R- Les responsabiliser, bien sûr. Les responsabiliser, cela ne veut pas dire les culpabiliser. Les responsabiliser, c'est de mettre en situation de pouvoir assumer, effectivement, leurs rôles de parents. Et je le sais pour en rencontrer beaucoup, que beaucoup de parents qui sont, là aussi, conscients des difficultés et finalement des impasses dans lesquelles un certain nombre d'enfants se mettent de manière presque suicidaire. Ils en souffrent. Ils ne savent pas trop comment faire.
Et vous savez, il y a aujourd'hui des parents qui sont très démunis, y compris sur la façon dont ils peuvent agir sur leurs enfants, quand ces familles sont souvent des familles mono-parentales, ou des familles qui n'ont aucune ressource. Donc, responsabiliser : oui.
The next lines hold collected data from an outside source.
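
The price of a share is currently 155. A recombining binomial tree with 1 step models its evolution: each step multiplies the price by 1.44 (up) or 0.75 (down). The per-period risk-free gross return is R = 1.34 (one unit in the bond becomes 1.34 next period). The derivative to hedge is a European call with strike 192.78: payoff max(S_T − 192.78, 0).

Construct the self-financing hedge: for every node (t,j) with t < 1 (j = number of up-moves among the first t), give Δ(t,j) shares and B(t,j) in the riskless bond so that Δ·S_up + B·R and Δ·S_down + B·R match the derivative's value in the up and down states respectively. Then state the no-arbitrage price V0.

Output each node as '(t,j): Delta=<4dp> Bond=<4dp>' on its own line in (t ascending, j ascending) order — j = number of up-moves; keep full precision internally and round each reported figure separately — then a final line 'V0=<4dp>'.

(0,0): Delta=0.2844 Bond=-24.6755
V0=19.4114

Under the risk-neutral measure, an up-move has probability p* = (R−d)/(u−d) = 0.8551 and values discount at R = 1.34.
Payoff layer (t=1): V(1,0)=0.0000, V(1,1)=30.4200
(0,0): S=155.0000. Δ = (V_up−V_dn)/(S_up−S_dn) = (30.4200−0.0000)/(223.2000−116.2500) = 0.2844. V = [p*·30.4200 + (1−p*)·0.0000]/1.34 = 19.4114. B = V − Δ·S = -24.6755.
Self-financing check: at every node Δ·S+B equals the discounted successor values.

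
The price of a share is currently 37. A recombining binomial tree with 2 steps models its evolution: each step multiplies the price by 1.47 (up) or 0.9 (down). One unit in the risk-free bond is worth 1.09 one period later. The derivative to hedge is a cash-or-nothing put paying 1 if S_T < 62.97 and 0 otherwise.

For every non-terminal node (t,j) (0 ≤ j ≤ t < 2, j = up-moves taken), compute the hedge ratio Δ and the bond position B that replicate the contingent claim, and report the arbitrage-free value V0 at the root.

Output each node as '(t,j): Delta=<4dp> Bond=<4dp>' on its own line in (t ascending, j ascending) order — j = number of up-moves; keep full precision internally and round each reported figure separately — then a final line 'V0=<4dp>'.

Since d<R<u, set p* = (R−d)/(u−d) = 0.3333; price each node as the discounted p*-expectation of its children.
Terminal values V(2,·): V(2,0)=1.0000, V(2,1)=1.0000, V(2,2)=0.0000
  t=1,j=0: stock 33.3000 → up 48.9510 (V=1.0000), down 29.9700 (V=1.0000). Price 0.9174; hedge Δ=0.0000, bond B=0.9174.
  t=1,j=1: stock 54.3900 → up 79.9533 (V=0.0000), down 48.9510 (V=1.0000). Price 0.6116; hedge Δ=-0.0323, bond B=2.3660.
  t=0,j=0: stock 37.0000 → up 54.3900 (V=0.6116), down 33.3000 (V=0.9174). Price 0.7482; hedge Δ=-0.0145, bond B=1.2847.
Check: Δ(0,0)·S0 + B(0,0) = 0.7482 = V0.

(0,0): Delta=-0.0145 Bond=1.2847
(1,0): Delta=0.0000 Bond=0.9174
(1,1): Delta=-0.0323 Bond=2.3660
V0=0.7482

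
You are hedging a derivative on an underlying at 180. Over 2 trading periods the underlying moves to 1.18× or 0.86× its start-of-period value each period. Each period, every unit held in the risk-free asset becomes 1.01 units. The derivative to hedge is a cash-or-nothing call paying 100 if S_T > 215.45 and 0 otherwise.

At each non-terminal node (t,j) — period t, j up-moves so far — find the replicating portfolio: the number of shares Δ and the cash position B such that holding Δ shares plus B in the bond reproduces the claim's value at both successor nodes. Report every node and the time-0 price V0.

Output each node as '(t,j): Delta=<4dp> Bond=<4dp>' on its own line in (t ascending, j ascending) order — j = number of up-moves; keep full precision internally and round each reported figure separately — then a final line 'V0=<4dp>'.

(0,0): Delta=0.8057 Bond=-123.4943
(1,0): Delta=0.0000 Bond=0.0000
(1,1): Delta=1.4713 Bond=-266.0891
V0=21.5397

Under the risk-neutral measure, an up-move has probability p* = (R−d)/(u−d) = 0.4688 and values discount at R = 1.01.
At expiry t=2: V(2,0)=0.0000, V(2,1)=0.0000, V(2,2)=100.0000
  t=1,j=0: stock 154.8000 → up 182.6640 (V=0.0000), down 133.1280 (V=0.0000). Price 0.0000; hedge Δ=0.0000, bond B=0.0000.
  t=1,j=1: stock 212.4000 → up 250.6320 (V=100.0000), down 182.6640 (V=0.0000). Price 46.4109; hedge Δ=1.4713, bond B=-266.0891.
  t=0,j=0: stock 180.0000 → up 212.4000 (V=46.4109), down 154.8000 (V=0.0000). Price 21.5397; hedge Δ=0.8057, bond B=-123.4943.
Each (Δ,B) replicates both successor values, so the strategy is self-financing and V0 is arbitrage-free.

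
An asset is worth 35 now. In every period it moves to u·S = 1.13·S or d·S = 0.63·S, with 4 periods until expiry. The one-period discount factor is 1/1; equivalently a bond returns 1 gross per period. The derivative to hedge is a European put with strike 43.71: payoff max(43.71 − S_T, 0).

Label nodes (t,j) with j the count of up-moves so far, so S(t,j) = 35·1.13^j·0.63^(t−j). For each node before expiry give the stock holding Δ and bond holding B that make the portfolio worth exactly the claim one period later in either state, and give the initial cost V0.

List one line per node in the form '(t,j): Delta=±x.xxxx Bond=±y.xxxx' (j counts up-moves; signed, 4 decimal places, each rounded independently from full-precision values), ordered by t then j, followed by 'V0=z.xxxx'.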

Mais pour responsabiliser les gens, il faudrait déjà qu'ils aient les mêmes droits et les mêmes revenus, la même façon de vivre qu'un grand nombre de citoyens qui, aujourd'hui, peuvent effectivement répondre à cette question de la responsabilité des parents.
Q- On voit que la majorité a du mal à trouver des réponses pour faire face à cette crise. On a l'impression que l'opposition n'en n'a pas beaucoup plus. Et en vous entendant, ce matin, c'est un peu ce qui ressort aussi.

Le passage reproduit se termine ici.